Jahresklausur in Potsdam SPD will als Netzpartei bei jungen Wählern punkten

Potsdam · Mit einer digitalen Reform will die SPD in den nächsten Jahren mehr junge Wähler für sich gewinnen und ihr Image modernisieren. Aus dem schlechten Abschneiden bei der Bundestagswahl müsse die SPD "Schlüsse und Konsequenzen ziehen, um stärker zu werden", sagte Parteichef Sigmar Gabriel am Sonntag zum Auftakt einer zweitägigen Klausurtagung in Potsdam.

 Parteichef Sigmar Gabriel will "Schlüsse und Konsequenzen ziehen, um stärker zu werden."

Parteichef Sigmar Gabriel will "Schlüsse und Konsequenzen ziehen, um stärker zu werden."

Foto: dpa, Bernd Settnik

In den kommenden Monaten werde die SPD eine digitale Strategie erarbeiten, die neue Kommunikations- und Mitwirkungsmöglichkeiten eröffnen solle, sagte Gabriel. Die Überlegungen zur Neugestaltung der SPD als Netzpartei seien aber noch in der Anfangsphase, machte er klar. Die Diskussion über die konkrete Ausführung solle in allen Parteigliederungen bis hin zu den Ortsvereinen geführt werden. Der SPD-Parteitag werde dann im kommenden Jahr "ein sozialdemokratisches Programm über die digitale Zukunft" verabschieden.
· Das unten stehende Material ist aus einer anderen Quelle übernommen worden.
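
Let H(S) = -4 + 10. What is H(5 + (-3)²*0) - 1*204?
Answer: -198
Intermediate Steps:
H(S) = 6
H(5 + (-3)²*0) - 1*204 = 6 - 1*204 = 6 - 204 = -198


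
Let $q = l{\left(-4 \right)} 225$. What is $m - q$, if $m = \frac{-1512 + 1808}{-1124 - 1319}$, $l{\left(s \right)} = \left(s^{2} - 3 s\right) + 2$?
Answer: $- \frac{16490546}{2443} \approx -6750.1$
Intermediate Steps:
$l{\left(s \right)} = 2 + s^{2} - 3 s$
$m = - \frac{296}{2443}$ ($m = \frac{296}{-2443} = 296 \left(- \frac{1}{2443}\right) = - \frac{296}{2443} \approx -0.12116$)
$q = 6750$ ($q = \left(2 + \left(-4\right)^{2} - -12\right) 225 = \left(2 + 16 + 12\right) 225 = 30 \cdot 225 = 6750$)
$m - q = - \frac{296}{2443} - 6750 = - \frac{16490546}{2443}$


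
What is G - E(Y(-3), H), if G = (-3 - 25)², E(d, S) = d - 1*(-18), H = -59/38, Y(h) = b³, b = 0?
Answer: 766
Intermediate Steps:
Y(h) = 0 (Y(h) = 0³ = 0)
H = -59/38 (H = -59*1/38 = -59/38 ≈ -1.5526)
E(d, S) = 18 + d (E(d, S) = d + 18 = 18 + d)
G = 784 (G = (-28)² = 784)
G - E(Y(-3), H) = 784 - (18 + 0) = 784 - 1*18 = 784 - 18 = 766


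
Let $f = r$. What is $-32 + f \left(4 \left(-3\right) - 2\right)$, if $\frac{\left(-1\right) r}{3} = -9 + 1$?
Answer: $-368$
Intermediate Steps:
$r = 24$ ($r = - 3 \left(-9 + 1\right) = \left(-3\right) \left(-8\right) = 24$)
$f = 24$
$-32 + f \left(4 \left(-3\right) - 2\right) = -32 + 24 \left(4 \left(-3\right) - 2\right) = -32 + 24 \left(-12 - 2\right) = -32 + 24 \left(-14\right) = -32 - 336 = -368$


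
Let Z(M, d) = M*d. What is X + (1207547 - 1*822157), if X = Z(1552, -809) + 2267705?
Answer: 1397527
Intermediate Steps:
X = 1012137 (X = 1552*(-809) + 2267705 = -1255568 + 2267705 = 1012137)
X + (1207547 - 1*822157) = 1012137 + (1207547 - 1*822157) = 1012137 + (1207547 - 822157) = 1012137 + 385390 = 1397527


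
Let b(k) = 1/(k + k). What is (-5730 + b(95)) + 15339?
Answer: 1825711/190 ≈ 9609.0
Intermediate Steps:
b(k) = 1/(2*k)
(-5730 + b(95)) + 15339 = (-5730 + (½)/95) + 15339 = (-5730 + (½)*(1/95)) + 15339 = (-5730 + 1/190) + 15339 = -1088699/190 + 15339 = 1825711/190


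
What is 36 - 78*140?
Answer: -10884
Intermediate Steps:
36 - 78*140 = 36 - 10920 = -10884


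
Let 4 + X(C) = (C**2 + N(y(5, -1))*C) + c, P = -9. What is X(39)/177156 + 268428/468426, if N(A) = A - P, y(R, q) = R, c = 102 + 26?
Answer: 60877133/103990572 ≈ 0.58541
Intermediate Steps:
c = 128
N(A) = 9 + A (N(A) = A - 1*(-9) = A + 9 = 9 + A)
X(C) = 124 + C**2 + 14*C (X(C) = -4 + ((C**2 + (9 + 5)*C) + 128) = -4 + ((C**2 + 14*C) + 128) = -4 + (128 + C**2 + 14*C) = 124 + C**2 + 14*C)
X(39)/177156 + 268428/468426 = (124 + 39**2 + 14*39)/177156 + 268428/468426 = (124 + 1521 + 546)*(1/177156) + 268428*(1/468426) = 2191*(1/177156) + 44738/78071 = 313/25308 + 44738/78071 = 60877133/103990572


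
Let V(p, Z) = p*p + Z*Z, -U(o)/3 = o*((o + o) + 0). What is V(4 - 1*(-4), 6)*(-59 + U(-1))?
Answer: -6500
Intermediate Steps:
U(o) = -6*o² (U(o) = -3*o*((o + o) + 0) = -3*o*(2*o + 0) = -3*o*2*o = -6*o²)
V(p, Z) = Z² + p² (V(p, Z) = p² + Z² = Z² + p²)
V(4 - 1*(-4), 6)*(-59 + U(-1)) = (6² + (4 - 1*(-4))²)*(-59 - 6*(-1)²) = (36 + (4 + 4)²)*(-59 - 6*1) = (36 + 8²)*(-59 - 6) = (36 + 64)*(-65) = 100*(-65) = -6500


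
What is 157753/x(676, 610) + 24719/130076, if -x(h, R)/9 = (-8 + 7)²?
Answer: -20519656757/1170684 ≈ -17528.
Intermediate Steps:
x(h, R) = -9 (x(h, R) = -9*(-8 + 7)² = -9*(-1)² = -9*1 = -9)
157753/x(676, 610) + 24719/130076 = 157753/(-9) + 24719/130076 = 157753*(-⅑) + 24719*(1/130076) = -157753/9 + 24719/130076 = -20519656757/1170684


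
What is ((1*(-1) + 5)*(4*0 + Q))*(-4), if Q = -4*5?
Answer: 320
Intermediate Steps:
Q = -20
((1*(-1) + 5)*(4*0 + Q))*(-4) = ((1*(-1) + 5)*(4*0 - 20))*(-4) = ((-1 + 5)*(0 - 20))*(-4) = (4*(-20))*(-4) = -80*(-4) = 320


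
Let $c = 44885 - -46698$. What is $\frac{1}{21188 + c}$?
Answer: $\frac{1}{112771} \approx 8.8675 \cdot 10^{-6}$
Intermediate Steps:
$c = 91583$ ($c = 44885 + 46698 = 91583$)
$\frac{1}{21188 + c} = \frac{1}{21188 + 91583} = \frac{1}{112771}$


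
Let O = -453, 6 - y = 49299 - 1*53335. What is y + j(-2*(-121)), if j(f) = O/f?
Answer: 977711/242 ≈ 4040.1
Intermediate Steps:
y = 4042 (y = 6 - (49299 - 1*53335) = 6 - (49299 - 53335) = 6 - 1*(-4036) = 6 + 4036 = 4042)
j(f) = -453/f
y + j(-2*(-121)) = 4042 - 453/((-2*(-121))) = 4042 - 453/242 = 977711/242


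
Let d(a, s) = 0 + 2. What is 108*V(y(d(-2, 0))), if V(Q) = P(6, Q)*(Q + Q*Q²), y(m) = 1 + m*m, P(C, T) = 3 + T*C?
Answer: 463320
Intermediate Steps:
d(a, s) = 2
P(C, T) = 3 + C*T
y(m) = 1 + m²
V(Q) = (3 + 6*Q)*(Q + Q³) (V(Q) = (3 + 6*Q)*(Q + Q*Q²) = (3 + 6*Q)*(Q + Q³))
108*V(y(d(-2, 0))) = 108*(3*(1 + 2²)*(1 + (1 + 2²)²)*(1 + 2*(1 + 2²))) = 108*(3*(1 + 4)*(1 + (1 + 4)²)*(1 + 2*(1 + 4))) = 108*(3*5*(1 + 5²)*(1 + 2*5)) = 108*(3*5*(1 + 25)*(1 + 10)) = 108*(3*5*26*11) = 108*4290 = 463320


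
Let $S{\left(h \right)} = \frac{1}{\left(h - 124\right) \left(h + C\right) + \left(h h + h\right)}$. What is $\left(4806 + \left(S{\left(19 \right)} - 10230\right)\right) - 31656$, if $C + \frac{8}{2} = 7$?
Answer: $- \frac{71564401}{1930} \approx -37080.0$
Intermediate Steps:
$C = 3$ ($C = -4 + 7 = 3$)
$S{\left(h \right)} = \frac{1}{h + h^{2} + \left(-124 + h\right) \left(3 + h\right)}$ ($S{\left(h \right)} = \frac{1}{\left(h - 124\right) \left(h + 3\right) + \left(h h + h\right)} = \frac{1}{\left(-124 + h\right) \left(3 + h\right) + \left(h^{2} + h\right)} = \frac{1}{\left(-124 + h\right) \left(3 + h\right) + \left(h + h^{2}\right)} = \frac{1}{h + h^{2} + \left(-124 + h\right) \left(3 + h\right)}$)
$\left(4806 + \left(S{\left(19 \right)} - 10230\right)\right) - 31656 = \left(4806 + \left(\frac{1}{2 \left(-186 + 19^{2} - 1140\right)} - 10230\right)\right) - 31656 = \left(4806 - \left(10230 - \frac{1}{2 \left(-186 + 361 - 1140\right)}\right)\right) - 31656 = \left(4806 - \left(10230 - \frac{1}{2 \left(-965\right)}\right)\right) - 31656 = \left(4806 + \left(\frac{1}{2} \left(- \frac{1}{965}\right) - 10230\right)\right) - 31656 = \left(4806 - \frac{19743901}{1930}\right) - 31656 = - \frac{10468321}{1930} - 31656 = - \frac{71564401}{1930}$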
Gerade bei jüngeren Wählern wolle die Partei damit punkten.

Mit der digitalen Agenda will die Partei an den als erfolgreich angesehenen Mitgliederentscheid über die Regierungsbeteiligung anknüpfen, der zu einem breiten Mobilisierungseffekt an der Basis geführt hatte. In den letzten Monate seien 20.000 neue Mitglieder in die SPD eingetreten, die Hälfte von ihnen sei jünger als 35 Jahre, sagte Gabriel.

Mit der Weiterentwicklung der SPD zur modernen Netzpartei "wollen wir diejenigen integrieren, die in die SPD eingetreten sind", sagte Gabriel weiter. "Wir sind sicher, dass wir damit ein spannendes Programm haben." Erste Überlegungen sehen vor, künftig digitale Mitgliederentscheide anzubieten und das Internet stärker als Basis für Kampagnen zu nutzen.

Eine moderne SPD müsse "eine Partei der digitalen Öffnung und Belebung aller Kommunikationsformen sein", zitierte "Spiegel Online" aus einem internen Diskussionspapier für die SPD-Klausur. Die Netzstrategie solle Teil eines umfassenden Plans sein, die SPD moderner erscheinen zu lassen: "Dieses Gesamtbild muss mit Nach- und Hochdruck bis Mitte 2016 erarbeitet werden, damit unsere kampagnenfähige Partei die Mehrheitsmeinung in unserer Gesellschaft im Rücken hat und nicht versucht, diese im Wahljahr zu ändern".

Weiteres Thema auf der SPD-Klausur war die Europawahl im Mai, die auch als Stimmungstest über die Beteiligung der SPD an der großen Koalition angesehen wird. Diese Wahl biete die "riesige Chance", mit Martin Schulz erstmals seit mehr als 40 Jahren wieder einen deutschen Politiker in das Amt des EU-Kommissionspräsidenten zu bringen. Er glaube, "dass wir eine sehr erfolgreiche Europawahl bestreiten werden", sagte Gabriel. Bei vergangenen Europawahlen hatte die SPD allerdings in der Regel schlecht abgeschnitten. Bei der Wahl 2009 bekam sie nur 20,8 Prozent.

Jüngsten Umfragen zufolge konnte die SPD bislang noch nicht von ihrer Beteiligung an der Bundesregierung profitieren. In der wöchentlichen Emnid-Umfrage im Auftrag der "Bild am Sonntag" verlor die SPD einen Punkt und kam auf 25 Prozent Zustimmung. Die Union gewann einen Punkt hinzu und erreichte 42 Prozent.

Angesichts dieser Mehrheitsverhältnisse fordert vor allem die SPD-Linke, dass sich die Partei jetzt schon auf eine Linkskoalition mit den Grünen und der Linkspartei nach der Bundestagswahl 2017 vorbereitet. Die SPD-Linke veröffentlichte vor der Klausurtagung ein Papier, in dem sie empfiehlt, bereits jetzt entsprechende Kontakte zu den Oppositionsparteien zu knüpfen.